There exist different ways how you can schedule (production, process, planned) orders in PP/DS. Orders can be scheduled interactively in the detailed scheduling planning board, in the background using heuristics, or by the DS Optimizer. When orders are scheduled interactively or in the background using heuristics, the scheduling follows local optimization criteria or a simple logic, that is defined in the Strategy Profile. For example, the Strategy Profile can define that the order should be scheduled in direction forward and the next available slot can be used to schedule the order. This kind of scheduling is executed immediately for the material, or resource, or order, that has been selected. The response time of such a scheduling step is typically very short.
In contrast, the DS Optimizer takes a different approach. It is not looking at scheduling individual orders, but can only be executed for a set of resources. Taking all orders that are to be scheduled on these selected resources into account. The DS Optimizer is guided by global optimization criteria. That means, it does look at the complete scheduling result of all orders and evaluates global fitness criteria like the sum of all order delays or the total setup time based on the sequence of all orders in the schedule. Depending on the number of orders that have been scheduled executing the DS Optimizer can take seconds, minutes, or even hours.
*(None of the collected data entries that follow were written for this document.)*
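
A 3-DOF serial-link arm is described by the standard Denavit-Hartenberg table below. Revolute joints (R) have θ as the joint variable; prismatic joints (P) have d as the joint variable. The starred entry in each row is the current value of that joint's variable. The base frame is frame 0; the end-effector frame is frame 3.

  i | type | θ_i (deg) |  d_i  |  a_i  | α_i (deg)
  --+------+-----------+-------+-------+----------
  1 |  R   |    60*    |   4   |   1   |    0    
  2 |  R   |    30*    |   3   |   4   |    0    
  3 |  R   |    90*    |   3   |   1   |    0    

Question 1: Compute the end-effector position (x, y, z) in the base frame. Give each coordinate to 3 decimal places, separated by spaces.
after link 1: o_1 = (0.5000, 0.8660, 4.0000)
after link 2: o_2 = (0.5000, 4.8660, 7.0000)
after link 3: o_3 = (-0.5000, 4.8660, 10.0000)

-0.500 4.866 10.000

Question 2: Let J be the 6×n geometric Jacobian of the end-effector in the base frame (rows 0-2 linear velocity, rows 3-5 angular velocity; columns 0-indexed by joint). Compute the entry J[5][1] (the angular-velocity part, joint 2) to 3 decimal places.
axis z_1 = (0.0000,0.0000,1.0000); lever o_n−o_1 = (-1.0000,4.0000,6.0000)
cross product → J_v[:, 1] = (-4.0000,-1.0000,0.0000)
J_ω[:, 1] = z_1
entry J[5][1] = 1.0000

1.000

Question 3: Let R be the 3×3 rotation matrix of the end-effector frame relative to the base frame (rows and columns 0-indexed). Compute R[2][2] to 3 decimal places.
1.000

End-effector z-axis (col 2 of R) = (0.0000,0.0000,1.0000)
R[2][2] = 1.0000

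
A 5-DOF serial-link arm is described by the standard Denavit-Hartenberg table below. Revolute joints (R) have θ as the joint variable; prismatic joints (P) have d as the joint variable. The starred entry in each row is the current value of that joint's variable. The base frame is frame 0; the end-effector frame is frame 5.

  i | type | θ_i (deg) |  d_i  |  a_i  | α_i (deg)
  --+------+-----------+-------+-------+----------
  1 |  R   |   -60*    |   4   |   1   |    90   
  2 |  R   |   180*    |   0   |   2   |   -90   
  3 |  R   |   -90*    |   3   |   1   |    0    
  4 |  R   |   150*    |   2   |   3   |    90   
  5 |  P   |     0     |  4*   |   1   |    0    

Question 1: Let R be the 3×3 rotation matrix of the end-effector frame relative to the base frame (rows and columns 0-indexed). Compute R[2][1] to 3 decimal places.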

Why are optimization algorithms required for scheduling tasks? What makes scheduling difficult and why is it so difficult to obtain the best possible setup sequence? Actually, it can depend on your business requirements, whether an optimization algorithm is required to solve your scheduling tasks or whether a simple heuristic can suffice. If there are no significant setup operations required between the production of different products and your objective is to keep a high service level. That is to produce all orders on time, then the most simple logic is to sort all your orders by their requirement date to obtain the best possible sequence to match your objective.
However, in most cases, the scenario is not that simple and the objective cannot be accomplished that easily. There are typically many different objectives, which are conflicting. Conflicting means that improving one objective can deteriorate another objective. Objectives in scheduling can be:
- Choose the right sequence: setup optimization
- Produce at the lowest cost: mode selection
- Increase service levels: avoid delaying orders
- Improve margin: select most profitable orders
What makes scheduling difficult is its complexity.
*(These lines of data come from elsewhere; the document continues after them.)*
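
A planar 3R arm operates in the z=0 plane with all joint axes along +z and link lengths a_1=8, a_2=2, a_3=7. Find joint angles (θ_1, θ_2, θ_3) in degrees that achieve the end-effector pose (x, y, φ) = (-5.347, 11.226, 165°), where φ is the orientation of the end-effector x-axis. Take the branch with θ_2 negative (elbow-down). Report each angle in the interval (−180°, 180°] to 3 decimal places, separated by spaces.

89.998 -44.996 119.998

wrist centre = target − a_3·(cos φ, sin φ) = (1.4145, 9.4143)
cos θ_2 = (90.6292−8²−2²)/(2·8·2) = 0.7072; θ_2 = -44.9956° (elbow-down)
β = atan2(9.4143,1.4145) = 81.4553°; ψ = atan2(-1.4141,9.4143) = -8.5424°
θ_1 = β − ψ = 89.9977°
θ_3 = φ − θ_1 − θ_2 = 119.9978° (wrapped to (-180°,180°])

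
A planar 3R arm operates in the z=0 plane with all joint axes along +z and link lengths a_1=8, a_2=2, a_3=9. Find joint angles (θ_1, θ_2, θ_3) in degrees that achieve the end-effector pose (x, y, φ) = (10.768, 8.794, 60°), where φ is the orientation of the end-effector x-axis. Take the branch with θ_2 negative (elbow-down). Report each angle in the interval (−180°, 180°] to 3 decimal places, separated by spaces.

wrist centre = target − a_3·(cos φ, sin φ) = (6.2680, 0.9998)
cos θ_2 = (40.2874−8²−2²)/(2·8·2) = -0.8660; θ_2 = -149.9994° (elbow-down)
β = atan2(0.9998,6.2680) = 9.0626°; ψ = atan2(-1.0000,6.2680) = -9.0648°
θ_1 = β − ψ = 18.1274°
θ_3 = φ − θ_1 − θ_2 = -168.1280° (wrapped to (-180°,180°])

18.127 -149.999 -168.128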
Imagine a simple scheduling task. You must decide about the sequence of three orders A, B, and C on a single resource. There exist six potential schedules: ABC, ACB, BAC, BCA, CAB, and CBA. Mathematically, this is expressed as 3!. While it is simple to pick the best sequence in this case, it gets more difficult very soon. If you must schedule 10 orders on a single resource, there are already 3,628,800 potential sequences and with 15 orders, this number increases to more than 1,307 billion potential sequences. In real life, there are even more orders on more resources to schedule, which make the use of a smart algorithm mandatory.
How long does it take to count all potential solutions to select the best one?

Assume that it takes one millisecond to evaluate a single solution. Since there exist six potential solutions for three orders, it takes six milliseconds to evaluate all potential combinations. For five orders, this number increases to 0.12 seconds and for 10 orders it takes an hour. However, for 20 orders, it could not be computed anymore in due time. Based on the preceding assumptions, it would take more than 77 million years.
How are solutions generated and evaluated?

You can compare the search for a reasonable schedule with finding the right path in a maze. You must make sequential decisions on whether to turn left or right and, if you have made the decisions in the right sequence, you will eventually have found your way out. You can typically include probabilities into your decision-making. For example, you would change the direction at some point, if you have run in circles. Likewise, any smart scheduling algorithm has to consider knowledge derived from previous decisions and must evaluate the outcome.
Simply speaking, the DS optimization algorithm schedules all orders one by one in a random sequence. The resultant schedule is evaluated and based on this evaluation, the DS Optimizer can try another sequence. This process continues until a termination criteria is met.
What is the difference between heuristics and optimization?

Creating one solution can be done by a simple heuristic. Any sorting algorithm would be a heuristic that allows you to create a sequence of orders based on a predefined criteria. For example, you can sort all orders by their requirement date to minimize the delay of each individual order. Calculating all potential sequences and evaluating these to choose the best one would be an exact optimization algorithm. But based on the complexity and time required, this is not an option.
Therefore, an algorithm is needed that calculates many solutions in a smart way to obtain a better solution than a simple heuristic and comes as close as possible to the exact optimal solution. The PP/DS Optimizer represents such an algorithm. When designing it, the following considerations have been made:
- How should solutions be generated?
- Which solutions are generated?
- How to allocate the available time to the different algorithmic steps?
- How can the algorithm improve generated solutions?